Private fleet capacity additions, inbound insourcing and increased spot market presence have dragged out the for-hire freight downturn for at least a year, according to the latest release of the Freight Forecast: U.S. Rate and Volume OUTLOOK report by ACT Research.
“While the TL spot market continues to make gradual progress, seismic shifts in private fleet capacity are forestalling strong for-hire conditions,” Tim Denoyer, vice president and senior analyst of ACT Research, said. “We’ve been surprised at the magnitude of equipment overbuying over the past year, but Class 8 tractor sales are normalizing from a medium-term perspective.”
“Tractor sales were impacted by mirror supply in Q2, and briefly dipped below replacement in June, before surging in July as those vehicles were completed and delivered,” Denoyer said. “So, the industry still isn’t finished adding capacity.
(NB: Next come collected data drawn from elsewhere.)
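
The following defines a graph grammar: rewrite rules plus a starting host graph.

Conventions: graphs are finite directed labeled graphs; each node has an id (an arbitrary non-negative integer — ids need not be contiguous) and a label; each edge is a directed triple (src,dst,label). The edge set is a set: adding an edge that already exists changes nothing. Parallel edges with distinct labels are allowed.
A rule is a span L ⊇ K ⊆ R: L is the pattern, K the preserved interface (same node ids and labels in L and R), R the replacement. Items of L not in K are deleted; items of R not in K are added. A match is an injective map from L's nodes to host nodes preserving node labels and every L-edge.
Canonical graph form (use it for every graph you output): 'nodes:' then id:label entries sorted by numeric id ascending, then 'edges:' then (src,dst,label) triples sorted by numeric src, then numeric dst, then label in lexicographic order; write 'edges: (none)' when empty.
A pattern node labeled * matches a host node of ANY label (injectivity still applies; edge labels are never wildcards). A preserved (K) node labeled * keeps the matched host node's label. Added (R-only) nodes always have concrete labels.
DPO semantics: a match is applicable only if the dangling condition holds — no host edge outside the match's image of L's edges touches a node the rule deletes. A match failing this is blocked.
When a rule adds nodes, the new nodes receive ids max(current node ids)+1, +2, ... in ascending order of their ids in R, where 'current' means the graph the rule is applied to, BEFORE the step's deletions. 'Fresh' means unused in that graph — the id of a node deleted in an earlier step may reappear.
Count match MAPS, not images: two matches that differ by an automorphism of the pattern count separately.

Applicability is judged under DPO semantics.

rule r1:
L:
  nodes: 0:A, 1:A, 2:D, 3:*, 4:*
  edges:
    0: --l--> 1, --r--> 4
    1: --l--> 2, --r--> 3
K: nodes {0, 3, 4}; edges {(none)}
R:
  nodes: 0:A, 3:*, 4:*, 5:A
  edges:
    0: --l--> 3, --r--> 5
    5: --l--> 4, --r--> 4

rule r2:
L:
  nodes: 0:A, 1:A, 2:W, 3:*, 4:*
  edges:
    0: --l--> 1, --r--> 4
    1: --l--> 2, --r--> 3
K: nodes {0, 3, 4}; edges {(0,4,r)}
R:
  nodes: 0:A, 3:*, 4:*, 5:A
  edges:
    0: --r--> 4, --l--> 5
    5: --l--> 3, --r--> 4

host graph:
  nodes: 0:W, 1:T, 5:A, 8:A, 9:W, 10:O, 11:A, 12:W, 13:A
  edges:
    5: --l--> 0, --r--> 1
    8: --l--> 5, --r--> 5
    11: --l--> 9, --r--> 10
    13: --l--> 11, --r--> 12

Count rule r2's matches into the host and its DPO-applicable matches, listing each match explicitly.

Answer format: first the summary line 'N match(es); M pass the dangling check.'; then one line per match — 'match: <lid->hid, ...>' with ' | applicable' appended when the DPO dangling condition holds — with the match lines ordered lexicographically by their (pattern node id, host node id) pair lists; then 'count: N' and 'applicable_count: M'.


1 match(es); 1 pass the dangling check.
match: 0->13, 1->11, 2->9, 3->10, 4->12 | applicable
count: 1
applicable_count: 1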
Even as lower equipment supply is increasingly likely, private fleet capacity additions remain a feature of the cycle in the near-term. In our view, this is a big reason for-hire demand remains soft, even as the near-record July import level is emblematic of growing consumer demand, the start of a broad restock and likely a decent peak season ahead.”
The DAT aggregate spot rate, net fuel, is at $1.75 in early August (seasonally adjusted), up marginally from $1.68 in Q4/23, and the seasonally adjusted load/truck ratio is currently 6.7:1. The DAT load/truck ratio is not a scale of 1 to 10. It can go way past 11. It reached the mid-teens in 2017 and early 2018 and the high teens during 2021, peaking above 20. The current 6.7 seasonally adjusted level suggests spot rates will continue to grind gradually higher.